Now Is Not Now--Unless

When you wake up in the morning and look outside the window, it is now–no, no, it isn’t. In the fraction of a second that it takes the brain
to make the perception, that now has changed to not now. The perception is not instantaneous and motion is continuous. The change may
be small or huge, but the change is a result of motion and non-instantaneous perception. But how can now be made now? Instead of now
as a perception, it should be considered as a conception as shown in an earlier post as follows: Now is the continuation of a changing
existence by motion–mass, fields and waves in immaterial space being the existence in reality. Now is not perceivable, but the brain does
not seem to miss now by much; it is fast. Even without the perception of now, the philosopher is confronted with naive reality… It seems
as though the first duty of consciousness is to monitor reality; the concern is not now or naive reality but survival.

Yes, we are conscious of existence after the fact.
There’s a lag between our acting and our perceiving.
This gives the impression of another will being in control of our own existence.

This is also why some deny free-will.
They have already chosen to act, and perceive the choice as if it was inevitable.


Mind perceives patterns and interprets them.
Adaptation is training oneself to automatically react to specific patterns.

Now is perceivable, because what you perceive is always the now of perceiving. Perception is immediately given to itself as such and outside of time.

Sure, the contents of what you are actually perceiving are probably out-dated by a fraction of a second. Doesn’t mean they aren’t still valid and real, evidenced by the fact we use our perceptions to successfully navigate the world without dying.

You are always perceiving an immediate ‘now’ of something. Time is a bit fictitious anyway, it is merely the idea of change. One changing thing being compared to another changing thing is what we call “time” or the measurement of time, and one thing that is changing in exactly the same ways as something else we call “unchanging” or no measurable change detected. Speed and direction being relative, so is time and the experience of time.
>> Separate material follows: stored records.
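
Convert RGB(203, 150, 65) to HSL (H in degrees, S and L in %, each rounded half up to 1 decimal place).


Normalize: R'=203/255≈0.7961, G'=150/255≈0.5882, B'=65/255≈0.2549
Max=203/255, Min=65/255, Δ=Max-Min=138/255
L = (Max+Min)/2 = (203+65)/510 = 268/510 = 0.52549… → L = 52.5%
L > 0.5 → S = Δ/(2-Max-Min) = 138/(510-203-65) = 138/242 = 0.57024… → S = 57.0%
(the 1/255 factors cancel in S and H, so raw channel differences can be used)
Max is R' → H = 60 × (((G-B)/Δ) mod 6) = 60 × (((150-65)/138) mod 6)
  85/138 = 0.6159…
  H = 60 × 0.6159… = 36.956…° → H = 37.0°
= HSL(37.0°, 57.0%, 52.5%)


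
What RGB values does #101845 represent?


10 → 16 (R)
18 → 24 (G)
45 → 69 (B)
= RGB(16, 24, 69)


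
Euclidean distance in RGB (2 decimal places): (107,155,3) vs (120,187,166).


d = √[(R₁-R₂)² + (G₁-G₂)² + (B₁-B₂)²]
d = √[(107-120)² + (155-187)² + (3-166)²]
d = √[169 + 1024 + 26569]
d = √27762
d ≈ 166.62


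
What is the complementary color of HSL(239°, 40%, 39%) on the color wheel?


Complement = opposite side of color wheel = hue + 180°
H' = (239 + 180) mod 360 = 59°
S and L unchanged.
= HSL(59°, 40%, 39%)


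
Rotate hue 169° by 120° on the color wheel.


New hue = (H + rotation) mod 360
New hue = (169 + 120) mod 360
= 289 mod 360
= 289°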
What do you think really exists out there beyond our perceptions? Our eyes give access to photons which the brain interprets as colors and shapes. Do those colors and shapes really exist like that? What is out there? Closing your eyes doesn’t make reality go away. Knowledge bridges the gap between what we see and what is ‘seen’. Knowledge is an extended manifestation and derivation of reality. At first you have naive being, being being limited by brute force reality all around it. Perceptions may align or not, but reality will impede. Over time these experiences create knowledge, a second reality. Knowledge is now what we interact with alongside reality, in mediated arrangement and co-occurring supportive relationship with. So the question arises: that if we cannot know reality immediately in the now, can we at least know knowledge immediately in the now? Yes certainly we can. Because knowledge is a given substance of reality embedded in and as our own minds. Consciousness is its own contents. A loop continuously closing upon the infinitely reducible instant of ‘now’.

NowHere…I…all abstractions referring to a segment of space/time, determined by the individual’s cognitive speeds and acuity.
All is energy…all is active.,…all is dynamic and fluctuating.
So, how do we identify anything?

Mind reduces all to abstractions - mental snap-shots. Mind interprets what is present.
The quality of the mind determines the quality of the interpretations - gauged through application, from the consequences.
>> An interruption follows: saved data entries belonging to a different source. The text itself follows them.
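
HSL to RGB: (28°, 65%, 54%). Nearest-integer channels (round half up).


H=28°, S=0.65, L=0.54
C = (1-|2L-1|)×S = (1-|0.08|)×0.65 = 0.598
H' = H/60 = 28/60 ≈ 0.4667; X = C×(1-|H' mod 2 - 1|) ≈ 0.2791
m = L - C/2 = 0.54 - 0.299 = 0.241
Sector ⌊H'⌋ = 0 → (R',G',B') = (0.598, ≈0.2791, 0.0)
RGB = ((R'+m)×255, (G'+m)×255, (B'+m)×255) = (213.945, 132.617, 61.455)
Round half up → RGB(214, 133, 61)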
Human brains have evolved a priori methods of interpreting existential flux - effective because they sufficed.

Consciousness is always lagging, since perceiving, processing, interpreting, requires a period of space/time.
So, we are always perceiving the past - the speed of the brain determining the lag period.

We react to consistent, repeating, patterns.

Now is a cognitive snap-shot of what is no longer present, but has fallen into the past.
How far into the past it has fallen is determined by the mind’s cognitive speeds.
Now is a spatial/temporal slice of existence.